Anindya wrote:

> but tbh I don't really have much of a feel for what a relation is, beyond the formal definition.

I tend to visualize relations as matrices of 0's and 1's, or matrices of \$$\texttt{true}\$$'s and \$$\texttt{false}\$$'s. Composing relations is just matrix multiplication using \$$\texttt{and}\$$ and \$$\texttt{or}\$$ instead of \$$\times\$$ and \$$+\$$.

Profunctors are also just glorified matrices, with composition being done by a version of matrix multiplication.

Another way I imagine a relation is this. A set is a bunch of dots. A relation from a set \$$X\$$ to a set \$$Y\$$ is as a bunch of line segments: one joining each dot in \$$X\$$ to each dot in \$$Y\$$ to which its related: Unlike the usual picture of a _function_: you probably don't want to imagine _arrowheads_ on the line segments for a relation! You want to be able to just turn around your mental picture of a relation \$$R \colon X \nrightarrow Y\$$ and see the transpose \$$R^\top \colon Y \nrightarrow X\$$.

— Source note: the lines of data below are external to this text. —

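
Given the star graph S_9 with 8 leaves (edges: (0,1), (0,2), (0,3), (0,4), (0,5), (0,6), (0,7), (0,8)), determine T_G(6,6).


A star on 9 vertices is a tree with 8 edges.
T(x,y) = x^(8) for any tree.
T(6,6) = 6^8 = 1679616.

1679616


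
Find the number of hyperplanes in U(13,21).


Hyperplanes of U(13,21) are flats of rank 12.
In a uniform matroid, these are exactly the (12)-element subsets.
Count = C(21,12) = 21! / (12! * 9!) = 293930.

293930


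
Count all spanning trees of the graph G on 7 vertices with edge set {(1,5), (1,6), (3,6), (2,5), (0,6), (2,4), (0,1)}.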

Of course each line segment represents a \$$\texttt{true}\$$ in the matrix I mentioned earlier, and each _absence_ of a line segment represents a \$$\texttt{false}\$$. Composing relations has a very simple pictorial interpretation in terms of these line segments... and you can see that it's the same as matrix multiplication using \$$\texttt{and}\$$ and \$$\texttt{or}\$$.

I don't know if this helps, but I feel completely happy with my understanding of relations.... probably because I have a bunch of interlocking ways to think about them... so maybe I can make you happy too.